Well, we'd like to guess it's worth quite a bit, but you'd really want to check with an expert. I own a professor's studies on Chopin's famous set of preludes (a very insightful one, too  ) and my papa bought it for just a few cents in the fifties.


----------



## Chi_townPhilly (Apr 21, 2007)

Saul_Dzorelashvili said:


> Any great Mendelssohn fans here?
> 
> He is my favorite composer!


Hi there, *Saul*, and thanks for making your way to Talk Classical.

As a Mendelssohn enthusiast, would you be willing to "pinch-hit" 
and give us some Mendelssohn CD recommendations in this thread?


----------



## jurianbai (Nov 23, 2008)

Agatha said:


> My favorite - String Quartet No. 6 and 2.


and also his post humous early string quartet in Eb.

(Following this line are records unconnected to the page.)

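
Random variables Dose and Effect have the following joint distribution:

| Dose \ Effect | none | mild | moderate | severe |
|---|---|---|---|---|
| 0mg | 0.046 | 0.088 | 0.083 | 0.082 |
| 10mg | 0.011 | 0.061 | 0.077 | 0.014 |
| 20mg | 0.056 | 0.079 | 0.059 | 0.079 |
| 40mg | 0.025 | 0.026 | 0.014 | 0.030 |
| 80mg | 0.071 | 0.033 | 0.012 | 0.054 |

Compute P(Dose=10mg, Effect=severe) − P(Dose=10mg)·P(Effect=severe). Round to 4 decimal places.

P(Dose=10mg) = 0.011 + 0.061 + 0.077 + 0.014 = 0.163.
P(Effect=severe) = 0.082 + 0.014 + 0.079 + 0.030 + 0.054 = 0.259.
P(Dose=10mg, Effect=severe) − P(Dose=10mg)P(Effect=severe) = 0.014 − 0.163×0.259 = -0.0282.

-0.0282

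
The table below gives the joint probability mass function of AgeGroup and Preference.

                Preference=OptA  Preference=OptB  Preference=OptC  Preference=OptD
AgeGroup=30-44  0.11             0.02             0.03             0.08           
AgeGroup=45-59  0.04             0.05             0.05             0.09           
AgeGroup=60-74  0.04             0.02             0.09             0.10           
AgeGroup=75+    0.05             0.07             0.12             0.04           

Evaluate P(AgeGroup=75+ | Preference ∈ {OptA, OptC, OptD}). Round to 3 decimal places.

0.250

P(Preference=OptA) = 0.11 + 0.04 + 0.04 + 0.05 = 0.24.
P(Preference=OptC) = 0.03 + 0.05 + 0.09 + 0.12 = 0.29.
P(Preference=OptD) = 0.08 + 0.09 + 0.10 + 0.04 = 0.31.
P(Preference ∈ {OptA, OptC, OptD}) = 0.24 + 0.29 + 0.31 = 0.84; P(AgeGroup=75+, Preference ∈ {OptA, OptC, OptD}) = 0.05 + 0.12 + 0.04 = 0.21.
P(AgeGroup=75+ | Preference ∈ {OptA, OptC, OptD}) = 0.21/0.84 = 0.250.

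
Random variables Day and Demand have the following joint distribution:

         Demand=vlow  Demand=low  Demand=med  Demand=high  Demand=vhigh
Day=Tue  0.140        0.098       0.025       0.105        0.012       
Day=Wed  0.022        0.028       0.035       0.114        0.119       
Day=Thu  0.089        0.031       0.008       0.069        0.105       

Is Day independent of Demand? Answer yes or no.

P(Day=Tue) = 0.380 and P(Demand=vhigh) = 0.236, so their product is 0.08968, but P(Day=Tue, Demand=vhigh) = 0.012. Since these differ, Day and Demand are not independent.

no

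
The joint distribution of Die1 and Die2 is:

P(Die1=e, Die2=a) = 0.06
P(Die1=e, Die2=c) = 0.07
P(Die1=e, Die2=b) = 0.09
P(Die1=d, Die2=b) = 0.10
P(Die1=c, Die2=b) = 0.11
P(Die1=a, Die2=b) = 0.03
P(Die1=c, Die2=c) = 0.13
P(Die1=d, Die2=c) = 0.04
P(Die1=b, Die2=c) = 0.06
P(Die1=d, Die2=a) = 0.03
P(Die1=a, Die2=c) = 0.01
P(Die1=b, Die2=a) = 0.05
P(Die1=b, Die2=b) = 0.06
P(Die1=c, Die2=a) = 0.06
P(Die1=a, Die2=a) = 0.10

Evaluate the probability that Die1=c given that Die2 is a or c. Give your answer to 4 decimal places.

P(Die2=a) = 0.10 + 0.05 + 0.06 + 0.03 + 0.06 = 0.30.
P(Die2=c) = 0.01 + 0.06 + 0.13 + 0.04 + 0.07 = 0.31.
P(Die2 ∈ {a, c}) = 0.30 + 0.31 = 0.61; P(Die1=c, Die2 ∈ {a, c}) = 0.06 + 0.13 = 0.19.
P(Die1=c | Die2 ∈ {a, c}) = 0.19/0.61 = 0.3115.

0.3115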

Violin concerto in Em , Symphony no.4 'italian', no.5 ' reformation', song without words, the Elijah Oratorio, and many his piano and chamber works. Great composer.


----------



## agoukass (Dec 1, 2008)

I listened to a great deal of Mendelssohn years ago. I've got most of his orchestral, symphonic, and some of his chamber music in my collection. 

His String Quartet, Op. 44 No. 3 is one of my all time favorite works of chamber music as are the Songs without Words, Calm Sea and Prosperous Voyage Overture, and the Incidental Music to A Midsummer Night's Dream.


----------



## Danny (Feb 16, 2010)

The Italian Symphony is one of those pieces that just brings a smile to my face. I used to love the violin concerto though I seem to rarely play it these days. I don't particularly like the Naxos version I have at the moment (Takako Nishizaki, Slovak Philarmonic, Kenneth Jean) I need a better reccomendation.


----------



## Aramis (Mar 1, 2009)

Danny said:


> I need a better reccomendation.


Karajan/Mutter


----------



## Danny (Feb 16, 2010)

Aramis said:


> Karajan/Mutter


Wow with such a quick response I feel should revisit this piece then. I see Karajan/Mutter seem to have visited/recorded the piece at least twice though? Or is one disc simply a reissue

















[edit] they're both the 1981 version it appears, It would be nice to compare the Brahms though with the young Hahn version I have though.


----------



## Sonata (Aug 7, 2010)

Saul: It's nice to hear that. I cannot say that I've experienced enough breadth of music from multiple composers to have a clear favorite, but Mendelssohn's music is some of the most enjoyable to me in my classical collection so far.


----------